MPPT Charge Controller Calculator

An MPPT charge controller is a device that can manage the flow of electricitys generated by solar panels and can deliver that electricity to a battery bank. An MPPT charge controller is more efficient than a PWM charge controller because an MPPT charge controller can track the optimal voltage of solar panels and can convert excess voltage into additional amperage for the battery bank. Because an MPPT charge controller can increase the efficiency of the solar panel and battery bank system by 20% to 30%, an MPPT charge controller is useful in areas where solar sun hour are low.

To select the appropriate MPPT charge controller for a solar panel and battery bank system, a person must calculate the total wattage of the solar array and the voltage of the battery bank and the MPPT charge controller. The voltage of solar panels can change based off the temperature of the panels. When solar panel temperatures decreases, the voltage of the solar panel increases.

How to Choose an MPPT Charge Controller

For example, a solar panel with an open-circuit voltage of 22 volts when exposed to warm weather may produce 25 volts when exposed to cold weather. If a person connects too many solar panels in series with each other, the total voltage output of the solar panel can approach or exceed the maximum input voltage of the MPPT charge controller. If the solar panels exceeds the maximum input voltage of the MPPT charge controller, the MPPT charge controller can be damage or fail to function altogether.

Therefore, a person must calculate the maximum voltage that the solar panels may produce when temperatures drop to ensure that the voltage output by the solar panel remains within the voltage limit of the MPPT charge controller. Another factor that a person must calculate when selecting an MPPT charge controller is the amperage of the system. A person can calculate the required amperage for the battery bank by dividing the total wattage of the solar array by the actual charging voltage of the battery bank.

The nominal voltage of the battery bank should not be use; the actual voltage at which the battery bank is being charged should be used. The wattage and voltage of the solar array will often not be at full efficiency when the solar panels are generating electricity for the battery bank. An MPPT charge controller is typicaly between 95% and 99% efficient in convert the solar panel wattage to battery bank wattage.

Additionally, there will be some loss in efficiency due to solar panels getting covered in dust and solar panel and battery wiring reaching too high of temperatures to safely allow electricity to pass through. Thus, a person should allow for some additional losses in efficiency by selecting an MPPT charge controller with a higher amperage rating to provide for these losses; 25% is a typical safety buffer to allow for these losses.
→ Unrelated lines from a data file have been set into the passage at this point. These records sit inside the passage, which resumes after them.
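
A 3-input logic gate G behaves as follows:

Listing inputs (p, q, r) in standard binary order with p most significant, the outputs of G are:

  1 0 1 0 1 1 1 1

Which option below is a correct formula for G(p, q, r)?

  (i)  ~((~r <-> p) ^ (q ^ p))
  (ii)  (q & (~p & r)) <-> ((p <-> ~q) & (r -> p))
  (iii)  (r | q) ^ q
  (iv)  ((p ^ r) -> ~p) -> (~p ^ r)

iv

(i) fails at (0,1,0): the formula yields 0, G is 1.
(ii) fails at (0,0,1): the formula yields 1, G is 0.
(iii) fails at (0,0,0): the formula yields 0, G is 1.
Only (iv) survives; checking it on all 8 rows confirms it matches G.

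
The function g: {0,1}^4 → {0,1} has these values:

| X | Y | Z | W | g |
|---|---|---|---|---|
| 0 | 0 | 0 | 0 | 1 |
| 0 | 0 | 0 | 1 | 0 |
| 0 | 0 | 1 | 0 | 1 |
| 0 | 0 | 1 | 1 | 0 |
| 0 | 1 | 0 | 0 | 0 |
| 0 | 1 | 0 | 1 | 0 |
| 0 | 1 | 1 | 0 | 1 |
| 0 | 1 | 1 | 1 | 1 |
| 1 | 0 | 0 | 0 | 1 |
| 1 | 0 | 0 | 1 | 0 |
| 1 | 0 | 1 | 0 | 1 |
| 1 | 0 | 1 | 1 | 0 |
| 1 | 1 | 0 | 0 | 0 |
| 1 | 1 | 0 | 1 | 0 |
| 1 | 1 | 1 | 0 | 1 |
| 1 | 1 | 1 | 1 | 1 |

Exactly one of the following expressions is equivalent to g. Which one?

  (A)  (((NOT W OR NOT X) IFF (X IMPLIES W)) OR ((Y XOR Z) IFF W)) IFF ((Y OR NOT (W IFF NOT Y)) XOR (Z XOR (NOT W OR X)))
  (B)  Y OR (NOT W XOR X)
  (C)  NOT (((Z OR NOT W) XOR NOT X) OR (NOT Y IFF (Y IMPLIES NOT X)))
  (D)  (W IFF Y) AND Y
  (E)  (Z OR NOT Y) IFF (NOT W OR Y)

(A): at (0,0,0,0) it gives 0, but g = 1 — eliminated.
(B): at (0,1,0,0) it gives 1, but g = 0 — eliminated.
(C): at (0,0,0,0) it gives 0, but g = 1 — eliminated.
(D): at (0,0,0,0) it gives 0, but g = 1 — eliminated.
That leaves (E). Evaluating it on every row reproduces the table of g exactly.

E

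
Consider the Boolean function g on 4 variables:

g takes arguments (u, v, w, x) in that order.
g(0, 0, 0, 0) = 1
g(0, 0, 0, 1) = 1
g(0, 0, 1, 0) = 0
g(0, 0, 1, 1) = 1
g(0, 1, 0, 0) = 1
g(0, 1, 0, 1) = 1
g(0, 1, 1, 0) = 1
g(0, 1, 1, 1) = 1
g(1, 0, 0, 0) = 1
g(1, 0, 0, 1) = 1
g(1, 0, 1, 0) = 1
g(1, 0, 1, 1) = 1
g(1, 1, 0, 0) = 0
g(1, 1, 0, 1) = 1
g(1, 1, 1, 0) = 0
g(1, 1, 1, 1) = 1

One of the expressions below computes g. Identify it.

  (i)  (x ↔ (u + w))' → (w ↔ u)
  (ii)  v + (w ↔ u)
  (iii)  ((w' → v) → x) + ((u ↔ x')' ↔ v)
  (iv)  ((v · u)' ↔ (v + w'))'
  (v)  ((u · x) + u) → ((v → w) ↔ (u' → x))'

(i): at (0,1,1,0) it gives 0, but g = 1 — eliminated.
(ii): at (0,0,1,1) it gives 0, but g = 1 — eliminated.
(iv): at (0,0,0,0) it gives 0, but g = 1 — eliminated.
(v): at (0,0,1,0) it gives 1, but g = 0 — eliminated.
Only (iii) survives; checking it on all 16 rows confirms it matches g.

iii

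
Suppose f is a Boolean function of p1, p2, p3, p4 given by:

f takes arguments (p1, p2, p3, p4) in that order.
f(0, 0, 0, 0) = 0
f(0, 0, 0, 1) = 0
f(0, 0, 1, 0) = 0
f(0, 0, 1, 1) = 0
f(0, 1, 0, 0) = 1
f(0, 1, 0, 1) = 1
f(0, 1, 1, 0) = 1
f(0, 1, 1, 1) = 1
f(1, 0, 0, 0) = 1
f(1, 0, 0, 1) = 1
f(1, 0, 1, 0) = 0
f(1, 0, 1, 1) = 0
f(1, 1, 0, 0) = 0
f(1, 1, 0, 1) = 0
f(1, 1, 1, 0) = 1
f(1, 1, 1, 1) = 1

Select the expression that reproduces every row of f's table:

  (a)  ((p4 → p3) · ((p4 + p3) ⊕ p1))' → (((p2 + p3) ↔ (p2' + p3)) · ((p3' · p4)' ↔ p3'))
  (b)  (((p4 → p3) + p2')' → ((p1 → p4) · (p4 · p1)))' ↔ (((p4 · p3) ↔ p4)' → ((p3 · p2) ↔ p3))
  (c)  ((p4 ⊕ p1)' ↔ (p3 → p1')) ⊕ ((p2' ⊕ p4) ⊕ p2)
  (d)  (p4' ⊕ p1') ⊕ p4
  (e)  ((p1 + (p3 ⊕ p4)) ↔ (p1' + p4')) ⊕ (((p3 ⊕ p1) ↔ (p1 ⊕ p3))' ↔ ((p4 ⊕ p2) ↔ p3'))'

(a): at (0,0,1,0) it gives 1, but f = 0 — eliminated.
(b): at (0,1,0,0) it gives 0, but f = 1 — eliminated.
(c): at (0,1,0,0) it gives 0, but f = 1 — eliminated.
(d): at (0,1,0,0) it gives 0, but f = 1 — eliminated.
That leaves (e). Evaluating it on every row reproduces the table of f exactly.

e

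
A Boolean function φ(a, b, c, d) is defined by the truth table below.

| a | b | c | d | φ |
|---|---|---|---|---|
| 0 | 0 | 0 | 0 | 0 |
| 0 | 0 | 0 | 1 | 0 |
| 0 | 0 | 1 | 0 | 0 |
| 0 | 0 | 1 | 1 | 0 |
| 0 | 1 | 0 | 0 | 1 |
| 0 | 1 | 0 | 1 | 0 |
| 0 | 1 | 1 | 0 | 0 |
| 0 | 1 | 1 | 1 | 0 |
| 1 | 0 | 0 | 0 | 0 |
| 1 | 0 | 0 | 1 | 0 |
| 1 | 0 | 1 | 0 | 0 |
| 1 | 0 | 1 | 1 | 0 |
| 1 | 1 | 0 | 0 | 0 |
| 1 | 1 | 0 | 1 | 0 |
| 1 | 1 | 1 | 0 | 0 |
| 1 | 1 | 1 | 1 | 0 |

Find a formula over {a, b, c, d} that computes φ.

φ is 1 on exactly one input, (0,1,0,0), whose minterm is ¬a·b·¬c·¬d. So φ is just that conjunction.

φ(a, b, c, d) = ((not a and b) and not c) and not d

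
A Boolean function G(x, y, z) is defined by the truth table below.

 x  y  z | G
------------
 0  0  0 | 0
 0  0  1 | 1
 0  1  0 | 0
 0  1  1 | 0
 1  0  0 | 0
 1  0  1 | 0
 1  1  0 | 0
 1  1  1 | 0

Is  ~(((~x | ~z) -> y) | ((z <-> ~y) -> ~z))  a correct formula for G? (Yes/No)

Test each input against both G and the formula:
  x=0, y=0, z=0: formula gives 0, G = 0 ✓
  x=0, y=0, z=1: formula gives 1, G = 1 ✓
  x=0, y=1, z=0: formula gives 0, G = 0 ✓
  x=0, y=1, z=1: formula gives 0, G = 0 ✓
  x=1, y=0, z=0: formula gives 0, G = 0 ✓
  … (the remaining 3 rows also agree.)
No disagreement on any input; they are logically equivalent.

Yes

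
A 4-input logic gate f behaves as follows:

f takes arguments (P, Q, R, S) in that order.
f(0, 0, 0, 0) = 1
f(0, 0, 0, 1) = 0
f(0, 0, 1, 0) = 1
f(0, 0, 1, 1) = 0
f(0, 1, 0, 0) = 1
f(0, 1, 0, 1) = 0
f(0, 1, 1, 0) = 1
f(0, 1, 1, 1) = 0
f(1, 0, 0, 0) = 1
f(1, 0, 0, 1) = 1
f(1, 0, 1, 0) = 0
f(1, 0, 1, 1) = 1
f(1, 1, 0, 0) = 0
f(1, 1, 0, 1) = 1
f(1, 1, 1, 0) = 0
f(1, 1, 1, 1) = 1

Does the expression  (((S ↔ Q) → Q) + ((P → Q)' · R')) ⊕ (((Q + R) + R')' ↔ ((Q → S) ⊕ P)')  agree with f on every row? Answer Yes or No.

Yes

Test each input against both f and the formula:
  P=0, Q=0, R=0, S=0: formula gives 1, f = 1 ✓
  P=0, Q=0, R=0, S=1: formula gives 0, f = 0 ✓
  P=0, Q=0, R=1, S=0: formula gives 1, f = 1 ✓
  P=0, Q=0, R=1, S=1: formula gives 0, f = 0 ✓
  …and likewise for the remaining 12 rows.
All 16 rows match — the expression computes f exactly.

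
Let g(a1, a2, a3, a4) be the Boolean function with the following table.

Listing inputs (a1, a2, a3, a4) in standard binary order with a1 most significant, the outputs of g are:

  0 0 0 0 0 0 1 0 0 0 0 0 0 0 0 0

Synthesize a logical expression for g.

g(a1, a2, a3, a4) = ((a1' · a2) · a3) · a4'

g is 1 on exactly one input, (0,1,1,0), whose minterm is ¬a1·a2·a3·¬a4. So g is just that conjunction.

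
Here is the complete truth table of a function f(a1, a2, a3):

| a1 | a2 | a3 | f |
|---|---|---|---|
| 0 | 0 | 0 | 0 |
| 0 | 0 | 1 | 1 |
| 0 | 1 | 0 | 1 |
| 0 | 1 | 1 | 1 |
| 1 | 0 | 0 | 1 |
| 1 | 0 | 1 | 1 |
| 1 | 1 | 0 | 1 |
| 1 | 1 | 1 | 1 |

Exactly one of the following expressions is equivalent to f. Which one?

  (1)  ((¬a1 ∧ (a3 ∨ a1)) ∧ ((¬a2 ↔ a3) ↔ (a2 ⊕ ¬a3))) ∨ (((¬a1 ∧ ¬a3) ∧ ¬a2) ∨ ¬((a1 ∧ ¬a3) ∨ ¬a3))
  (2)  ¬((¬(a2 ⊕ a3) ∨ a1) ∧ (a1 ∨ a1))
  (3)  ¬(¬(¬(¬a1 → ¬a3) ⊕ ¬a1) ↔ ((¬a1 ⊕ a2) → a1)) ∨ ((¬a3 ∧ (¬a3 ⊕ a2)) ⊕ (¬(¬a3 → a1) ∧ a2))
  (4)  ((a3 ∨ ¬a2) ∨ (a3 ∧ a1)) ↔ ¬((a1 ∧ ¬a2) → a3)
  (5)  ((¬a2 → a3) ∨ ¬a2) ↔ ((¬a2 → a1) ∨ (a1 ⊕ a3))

5

(1) disagrees with f on (0,0,0) (formula → 1, table → 0); rule it out.
(2) disagrees with f on (0,0,0) (formula → 1, table → 0); rule it out.
(3) disagrees with f on (0,0,0) (formula → 1, table → 0); rule it out.
(4) disagrees with f on (0,0,1) (formula → 0, table → 1); rule it out.
Only (5) survives; checking it on all 8 rows confirms it matches f.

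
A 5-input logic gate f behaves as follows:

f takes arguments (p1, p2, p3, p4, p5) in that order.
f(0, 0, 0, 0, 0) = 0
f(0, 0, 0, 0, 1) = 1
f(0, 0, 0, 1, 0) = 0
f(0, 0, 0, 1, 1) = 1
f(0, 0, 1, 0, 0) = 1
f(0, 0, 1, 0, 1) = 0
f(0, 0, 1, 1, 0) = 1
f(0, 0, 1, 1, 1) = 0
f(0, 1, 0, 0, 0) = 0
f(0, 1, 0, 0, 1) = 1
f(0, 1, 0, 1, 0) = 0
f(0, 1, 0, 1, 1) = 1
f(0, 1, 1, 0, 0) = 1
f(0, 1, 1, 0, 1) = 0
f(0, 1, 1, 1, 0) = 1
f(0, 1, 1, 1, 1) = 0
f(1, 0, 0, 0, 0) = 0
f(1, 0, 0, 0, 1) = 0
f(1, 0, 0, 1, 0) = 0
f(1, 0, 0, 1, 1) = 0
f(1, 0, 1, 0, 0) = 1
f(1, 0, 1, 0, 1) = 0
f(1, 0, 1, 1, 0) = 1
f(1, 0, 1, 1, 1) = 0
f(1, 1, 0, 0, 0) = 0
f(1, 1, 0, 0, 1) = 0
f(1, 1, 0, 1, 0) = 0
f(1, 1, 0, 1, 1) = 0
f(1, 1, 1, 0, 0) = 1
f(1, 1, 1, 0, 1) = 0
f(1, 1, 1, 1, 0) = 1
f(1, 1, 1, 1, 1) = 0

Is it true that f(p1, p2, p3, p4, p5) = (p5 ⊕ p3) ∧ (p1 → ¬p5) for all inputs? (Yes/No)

Evaluate (p5 ⊕ p3) ∧ (p1 → ¬p5) on each row and compare to f:
  p1=0, p2=0, p3=0, p4=0, p5=0: formula gives 0, f = 0 ✓
  p1=0, p2=0, p3=0, p4=0, p5=1: formula gives 1, f = 1 ✓
  p1=0, p2=0, p3=0, p4=1, p5=0: formula gives 0, f = 0 ✓
  p1=0, p2=0, p3=0, p4=1, p5=1: formula gives 1, f = 1 ✓
  … (the remaining 28 rows also agree.)
Every row agrees, so the formula is equivalent.

Yes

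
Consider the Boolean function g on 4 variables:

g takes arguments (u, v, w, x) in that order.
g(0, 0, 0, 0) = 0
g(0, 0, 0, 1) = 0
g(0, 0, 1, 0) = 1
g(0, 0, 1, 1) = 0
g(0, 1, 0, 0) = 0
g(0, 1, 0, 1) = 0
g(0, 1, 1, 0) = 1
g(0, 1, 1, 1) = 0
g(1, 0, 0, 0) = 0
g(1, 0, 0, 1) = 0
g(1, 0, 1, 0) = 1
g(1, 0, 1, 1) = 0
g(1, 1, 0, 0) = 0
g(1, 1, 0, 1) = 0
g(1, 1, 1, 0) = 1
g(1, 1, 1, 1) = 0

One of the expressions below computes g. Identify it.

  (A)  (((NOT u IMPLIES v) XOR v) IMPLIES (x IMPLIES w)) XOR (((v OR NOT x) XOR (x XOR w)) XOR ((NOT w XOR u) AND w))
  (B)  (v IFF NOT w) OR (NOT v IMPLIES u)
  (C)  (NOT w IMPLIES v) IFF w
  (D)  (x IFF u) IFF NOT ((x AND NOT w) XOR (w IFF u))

(A): at (0,0,1,1) it gives 1, but g = 0 — eliminated.
(B): at (0,0,1,1) it gives 1, but g = 0 — eliminated.
(C): at (0,0,0,0) it gives 1, but g = 0 — eliminated.
Only (D) survives; checking it on all 16 rows confirms it matches g.

D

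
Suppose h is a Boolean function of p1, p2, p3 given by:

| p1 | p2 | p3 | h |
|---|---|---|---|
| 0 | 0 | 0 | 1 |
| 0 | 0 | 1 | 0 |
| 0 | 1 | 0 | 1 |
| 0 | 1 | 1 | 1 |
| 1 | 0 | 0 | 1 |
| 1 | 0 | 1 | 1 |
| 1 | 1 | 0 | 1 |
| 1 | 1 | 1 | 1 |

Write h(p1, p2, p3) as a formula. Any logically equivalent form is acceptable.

h(p1, p2, p3) = not ((not p1 and not p2) and p3)

h is 0 on exactly one input, (0,0,1), whose minterm is ¬p1·¬p2·p3. So h is the negation of that single conjunction.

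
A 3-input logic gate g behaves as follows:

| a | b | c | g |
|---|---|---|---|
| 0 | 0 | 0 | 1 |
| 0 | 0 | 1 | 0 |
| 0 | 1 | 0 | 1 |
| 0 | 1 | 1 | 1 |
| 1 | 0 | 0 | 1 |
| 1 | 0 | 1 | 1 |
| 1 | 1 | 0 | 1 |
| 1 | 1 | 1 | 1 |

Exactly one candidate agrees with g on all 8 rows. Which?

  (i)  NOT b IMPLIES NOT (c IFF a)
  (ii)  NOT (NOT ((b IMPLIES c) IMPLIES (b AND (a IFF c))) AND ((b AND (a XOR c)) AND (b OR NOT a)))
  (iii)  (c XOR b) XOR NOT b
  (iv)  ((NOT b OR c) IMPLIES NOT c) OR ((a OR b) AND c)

(i) fails at (0,0,0): the formula yields 0, g is 1.
(ii) fails at (0,0,1): the formula yields 1, g is 0.
(iii) fails at (0,1,1): the formula yields 0, g is 1.
(iv) is the remaining candidate, and it agrees with g on all 8 inputs.

iv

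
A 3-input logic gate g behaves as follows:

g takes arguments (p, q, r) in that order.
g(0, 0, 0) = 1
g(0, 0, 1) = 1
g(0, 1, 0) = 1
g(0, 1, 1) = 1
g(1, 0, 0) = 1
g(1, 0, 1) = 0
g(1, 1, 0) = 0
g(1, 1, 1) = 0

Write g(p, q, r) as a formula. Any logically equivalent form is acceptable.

The 0-rows are (1,0,1), (1,1,0), (1,1,1). Take each as a conjunction (p·¬q·r, p·q·¬r, p·q·r), form their disjunction, and complement — that gives a formula that is 1 everywhere g is.

g(p, q, r) = not ((((p and not q) and r) or ((p and q) and not r)) or ((p and q) and r))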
The way in which a person connects solar panels together into series and parallel strings can dictate both the voltage and amperage of the electricity that is delivered to the MPPT charge controller.

If solar panels are connected in series with each other, the voltage of the series of solar panel strings increases, but the amperage remains the same as that of the individual solar panel strings. If solar panel strings are connected in parallel, the opposite occurs; the amperage of the strings increases but the voltage remain the same. By connecting solar panel strings in parallel to one another, a person can increase the amperage that is supplied to the MPPT charge controller without exceeding the voltage limits of the MPPT charge controller.

However, because connecting solar panels in parallel increases the amperage that passes through the wiring, the wiring must be of a thicker gauge to allow for the increased current without overheating the wiring. The chemistry of the batteries that will receive the electricity from the solar panels and MPPT charge controller will dictate the voltage settings that are used for the MPPT charge controller. For lead-acid AGM batteries, the voltage reaches 14.4 volts when the battery bank is 12 volts; however, lithium batteries typically have a charge voltage of 14.2 volts.

For those with a 48 volt battery bank, the voltage levels are higher and the amperage required to charge the battery bank is lower. Thus, a 48 volt battery bank allow for a single MPPT charge controller to manage a much larger solar array than a 12 volt battery bank. Finally, another consideration for a person when selecting an MPPT charge controller is the future expansion of the system.

If a person selects an MPPT charge controller to allow for the current wattage and voltage of a solar panel array, but the solar panels are replaced with higher wattage panels in the future, that MPPT charge controller will need to be replaced. A person can avoid this costly replacement by selecting an MPPT charge controller that has a higher wattage and voltage limit; this will allow for the addition of solar panels in the future without having to purchase a new MPPT charge controller or wiring for the battery bank. Thus, planning for the future expansion of a solar panel and battery bank system allows for the system to grow with the expanding need of the user.